The battery and rest of the wiring for the bilge, nav lights and fishfinder would be housed inside as well with the switch and buss bar would go on the outside panel. Any thoughts? 

I would love to see pics of any work anyone may have done with something similar to this.


----------



## Y_J (Apr 20, 2015)

Here's a couple pics of mine. Only the buss bar is inside the box.


----------



## pymybob (Apr 24, 2015)

!!! Update on my electrical project !!!

I just ordered the following items:




https://www.amazon.com/gp/product/B002VHWLP2/ref=ox_sc_act_title_5?ie=UTF8&psc=1&smid=ATVPDKIKX0DER




https://www.amazon.com/gp/product/B0019M3JJM/ref=ox_sc_act_title_2?ie=UTF8&psc=1&smid=ATVPDKIKX0DER

Now, I'll probably need to get some extra wire as well but I'm waiting until everything is here before purchasing. Someone asked how far these devices would be from the battery and every item - bilge, nav lights, trolling motor and depth finder are less than 6' from device to battery. That said, I'll be following this guide:






but I have questions. Most notably how would I select the CIRCUIT TYPE and know whether a circuit is critical or non-critical? This site states that Critical circuits, with 3% allowable voltage drop, include Bilge blowers, Electronics & Navigation lights. Is that correct? If so, then how do I find out the amperage (is that right) for each device?

Also, do I still need a buss bar with this setup? I'm also thinking of adding a separate plug for the trolling motor to connect to. Is that a good or bad idea? 

Here is a list of the electric items I'll be connecting and working with:

Minn Kota C2 Endura 40 lb transom trolling motor
older Eagle model fish finder 
Shoreline Marine Bilge Pump 600 GPH 
Nav lights (don't know the brand), both bow and stern - these are already wired with a simple connection to the battery.

I feel dumb asking these questions but I just want to do it right. Please keep in mind that I'm a complete novice when it comes to electrical but very willing to learn!

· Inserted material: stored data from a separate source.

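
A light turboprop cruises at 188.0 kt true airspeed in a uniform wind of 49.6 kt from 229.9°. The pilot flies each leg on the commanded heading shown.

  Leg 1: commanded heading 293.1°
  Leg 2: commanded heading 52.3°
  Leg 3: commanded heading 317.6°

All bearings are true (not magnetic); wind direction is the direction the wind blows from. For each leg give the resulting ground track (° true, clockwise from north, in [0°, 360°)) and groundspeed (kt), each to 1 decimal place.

Leg 1: heading 293.1°; drift +15.0° → track 308.1°, groundspeed 171.5 kt
Leg 2: heading 52.3°; drift -0.5° → track 51.8°, groundspeed 237.6 kt
Leg 3: heading 317.6°; drift +14.9° → track 332.5°, groundspeed 192.5 kt

Leg 1: track=308.1°, groundspeed=171.5 kt
Leg 2: track=51.8°, groundspeed=237.6 kt
Leg 3: track=332.5°, groundspeed=192.5 kt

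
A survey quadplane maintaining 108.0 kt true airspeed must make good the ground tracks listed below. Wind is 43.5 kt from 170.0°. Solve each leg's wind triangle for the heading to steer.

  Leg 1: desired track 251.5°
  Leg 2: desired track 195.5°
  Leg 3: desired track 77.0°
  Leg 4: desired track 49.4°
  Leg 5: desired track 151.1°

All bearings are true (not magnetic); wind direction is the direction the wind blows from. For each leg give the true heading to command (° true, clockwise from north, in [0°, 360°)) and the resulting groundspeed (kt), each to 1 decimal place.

Leg 1: desired track 251.5°; wind correction -23.5° → command heading 228.0°, groundspeed 92.6 kt
Leg 2: desired track 195.5°; wind correction -10.0° → command heading 185.5°, groundspeed 67.1 kt
Leg 3: desired track 77.0°; wind correction +23.7° → command heading 100.7°, groundspeed 101.2 kt
Leg 4: desired track 49.4°; wind correction +20.3° → command heading 69.7°, groundspeed 123.4 kt
Leg 5: desired track 151.1°; wind correction +7.5° → command heading 158.6°, groundspeed 65.9 kt

Leg 1: heading=228.0°, groundspeed=92.6 kt
Leg 2: heading=185.5°, groundspeed=67.1 kt
Leg 3: heading=100.7°, groundspeed=101.2 kt
Leg 4: heading=69.7°, groundspeed=123.4 kt
Leg 5: heading=158.6°, groundspeed=65.9 kt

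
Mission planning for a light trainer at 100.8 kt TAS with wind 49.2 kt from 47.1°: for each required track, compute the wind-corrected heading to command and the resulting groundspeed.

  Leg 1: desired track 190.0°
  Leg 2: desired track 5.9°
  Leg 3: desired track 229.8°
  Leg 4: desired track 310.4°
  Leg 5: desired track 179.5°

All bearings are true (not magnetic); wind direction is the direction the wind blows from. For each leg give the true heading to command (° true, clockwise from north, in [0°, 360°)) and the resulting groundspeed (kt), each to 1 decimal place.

Leg 1: heading=172.9°, groundspeed=135.6 kt
Leg 2: heading=24.7°, groundspeed=58.4 kt
Leg 3: heading=231.1°, groundspeed=149.9 kt
Leg 4: heading=339.4°, groundspeed=93.9 kt
Leg 5: heading=158.4°, groundspeed=127.2 kt

Leg 1: desired track 190.0°; wind correction -17.1° → command heading 172.9°, groundspeed 135.6 kt
Leg 2: desired track 5.9°; wind correction +18.8° → command heading 24.7°, groundspeed 58.4 kt
Leg 3: desired track 229.8°; wind correction +1.3° → command heading 231.1°, groundspeed 149.9 kt
Leg 4: desired track 310.4°; wind correction +29.0° → command heading 339.4°, groundspeed 93.9 kt
Leg 5: desired track 179.5°; wind correction -21.1° → command heading 158.4°, groundspeed 127.2 kt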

If I'm leaving something out, please let me know.


----------



## onthewater102 (Apr 24, 2015)

Any of those devices should indicate how many watts they draw - simply divide that by 12v. Keep in mind that chart is for the full circuit length, which is double the straight line distance (as routed) from the battery to the accessory.


----------



## Skiffing (Apr 24, 2015)

pymybob said:


> !!! Update on my electrical project !!!
> <snip>
> 
> but I have questions. Most notably how would I select the CIRCUIT TYPE and know whether a circuit is critical or non-critical?
> ...



Fish finder is critical - because it is voltage sensitive. Figure on a 3 amp draw and use the chart to maintain < 3% voltage drop

None of your other equipment is critical by that definition.

For your Minn Kota check here:

https://www.minnkotamotors.com/Support/Battery-Selection---Rigging/

This will give you wire & fuse sizes, etc.

Bilge - I went w/ 12 ga [overkill] just in case the motor starts to bind up. I also over fused at 15 amps where 7 amp fuse should be fine. If I need the pump - I need it. I don't need a blown fuse.

Nav lights 16 ga.

Yes you need a bus for negative at least and maybe positive also depending on your switch set up.


----------



## onthewater102 (Apr 24, 2015)

fish finder isn't critical...it'll function with >10% voltage drop you're fine


----------



## pymybob (Apr 25, 2015)

This is great. Just what I needed. Thanks everyone!


----------



## DaleH (Apr 25, 2015)

FYI...here's something I started as a 'draft' back in 2008 and posted on my_*Classic Parker*_ website and have sent out to many, many others. It's just an intro into DIY boat wiring.

The prices are out-dated and the link to 'Best Boat Wire' website was replaced by this one for Genuine Dealz,https://www.genuinedealz.com/. I don't allege it is complete nor the only way to wire a boat, but perhaps it could be helpful. 

But if anyone has input and constructive criticism to offer, I'll update it, as I have the original MS Word version. Plus I am in the midst of re-wiring a 16' Starcraft, at least after I get the transom fixed, so I plan to update this tutorial anyway.

Then maybe with YOUR help and input, we can post it here as a sticky to help other _tin boat _owners.


----------



## PsychoXP18CC (Apr 25, 2015)

pymybob said:


> !!! Update on my electrical project !!!
> 
> I just ordered the following items:



That's a decent switch panel. I'm running the 5 switch/power port model on my boat. Been installed for a year and a half now with no problems yet. I have 3 LED circuits, my FF/GPS combo, and my stereo on mine. I pulled an independent circuit to the power port so it'll carry the load of my q-beam or other high amp loads without problems.


----------



## Skiffing (Apr 25, 2015)

DaleH said:


> FYI...here's something I started as a 'draft' back in 2008 and posted on my_*Classic Parker*_ website and have sent out to many, many others. It's just an intro into DIY boat wiring.
> 
> The prices are out-dated and the link to 'Best Boat Wire' website was replaced by this one for Genuine Dealz,https://www.genuinedealz.com/. I don't allege it is complete nor the only way to wire a boat, but perhaps it could be helpful.
> 
> ...



Where were you four months ago 

Great resource!


----------